We are pleased to announce our fourth annual Dravet Syndrome Research Award focused on exploring therapeutic approaches and causative factors for Dravet Spectrum Disorders, including Dravet syndrome and related pediatric epilepsy disorders will be awarded in 2013.
Details about the award, including the amount, will be announced here in April, 2013.
Established and new investigators may apply for this award. Applications will be judged according to relevance, quality of research lab, scientific merit, and potential for new therapeutic approach as determined by Dravet.org's Scientific Research Review Committee, a distinguished group of research scientists.
For application, guidelines and inquiries, contact Joan Skluzacek, at email@example.com or 866-828-1843.
The 2011 Research Award was given to Dr. Beverly Wical at Gillette Children’s Specialty Healthcare in St. Paul, Minnesota.

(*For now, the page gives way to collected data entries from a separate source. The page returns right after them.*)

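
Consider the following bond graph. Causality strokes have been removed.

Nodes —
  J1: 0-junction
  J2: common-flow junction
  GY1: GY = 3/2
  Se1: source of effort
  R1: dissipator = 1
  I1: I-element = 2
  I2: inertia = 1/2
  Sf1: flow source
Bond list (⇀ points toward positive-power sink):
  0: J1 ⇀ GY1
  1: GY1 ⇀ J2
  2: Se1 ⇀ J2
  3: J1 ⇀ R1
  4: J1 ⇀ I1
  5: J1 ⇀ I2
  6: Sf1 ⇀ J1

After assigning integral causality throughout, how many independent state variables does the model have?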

This two-year $30,000 award was funded in honor of DEREK RUDAWSKY through the loving efforts of his parents, family and friends who organize and participate in the annual DEREK’S DASH.

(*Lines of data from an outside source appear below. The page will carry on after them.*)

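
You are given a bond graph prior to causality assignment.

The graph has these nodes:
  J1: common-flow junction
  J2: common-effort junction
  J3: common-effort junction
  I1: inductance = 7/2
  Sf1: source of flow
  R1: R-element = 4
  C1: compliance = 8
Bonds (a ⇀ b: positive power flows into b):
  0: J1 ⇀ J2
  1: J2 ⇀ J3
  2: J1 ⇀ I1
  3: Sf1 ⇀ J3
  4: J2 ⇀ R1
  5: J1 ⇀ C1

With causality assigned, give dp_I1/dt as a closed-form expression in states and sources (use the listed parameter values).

#3 stroke at Sf1  (Sf1: flow source, stroke at near end)
#1 stroke at J3  (closing 0-jn rule on J3)
#2 stroke at I1  (I1 integral (f out))
#0 stroke at J1  (J1: bond 2 brought flow, rest push out)
#5 stroke at J1  (common-f at J1 fixed by 2)
#4 stroke at J2  (J2 needs exactly one e-in)

dp_I1/dt = -4*F_Sf1 - 8*p_I1/7 - q_C1/8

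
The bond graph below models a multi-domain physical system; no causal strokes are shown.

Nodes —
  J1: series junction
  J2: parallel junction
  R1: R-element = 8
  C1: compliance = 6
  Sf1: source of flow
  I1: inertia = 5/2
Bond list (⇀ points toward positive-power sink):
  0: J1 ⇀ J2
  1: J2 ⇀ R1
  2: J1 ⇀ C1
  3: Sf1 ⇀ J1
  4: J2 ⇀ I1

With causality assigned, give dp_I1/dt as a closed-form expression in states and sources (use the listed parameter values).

dp_I1/dt = 8*F_Sf1 - 16*p_I1/5

#3 |Sf1  (source Sf1 imposes f)
#0 |J1  (J1: bond 3 brought flow, rest push out)
#2 |J1  (common-f at J1 fixed by 3)
#4 |I1  (I1: I, integral causality)
#1 |J2  (only one effort-in slot at J2)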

Dr. Wical’s study, Verapamil as Adjunctive Seizure Therapy for Children with Dravet syndrome, seeks to assess the efficacy of verapamil as an adjunctive therapy for improving seizure control (generalized tonic-clonic, secondarily generalized tonic-clonic, and clonic or hemiclonic) and to assess signs of dysautonomia before and after treatment. Verapamil, a calcium channel blocking agent, may play a role altering autonomic tone abnormalities in children with Dravet syndrome and may be a part of the mechanism that leads to improved seizure control. This will serve as a pilot study for gathering data in hopes of extending and expanding positive results with the goal of leading to a larger, controlled trial.
The 2010 Research Award was given to Dr. Jing-Qyong Kang of Vanderbilt University Medical Center in Nashville, Tennessee.
Dr. Kang’s study, Toward understanding the GABRG2 truncation mutations associated with epilepsy and Dravet syndrome, seeks to understand 1) why the truncation mutations in GABAA receptor g2 subunit cause epilepsies and 2) why some mutations cause mild febrile seizures, while the others cause more severe epilepsy, like Dravet syndrome. The characterization of the altered signaling pathways of these misrouted and misfolded GABAA receptors which result from truncation mutations may help to 1) understand why Dravet syndrome is different than other mild epilepsies caused by the same gene mutations? 2) elucidate the "vaccine damage" in those children with Dravet syndrome who had an encephalopathy with refractory seizures and intellectual impairment after vaccination; 3) solve the long time enigma of the relationship between hippocampal atrophy and epilepsy ("which comes first, the chicken or the egg?"); 3) identify a potential novel therapy for treating Dravet syndrome.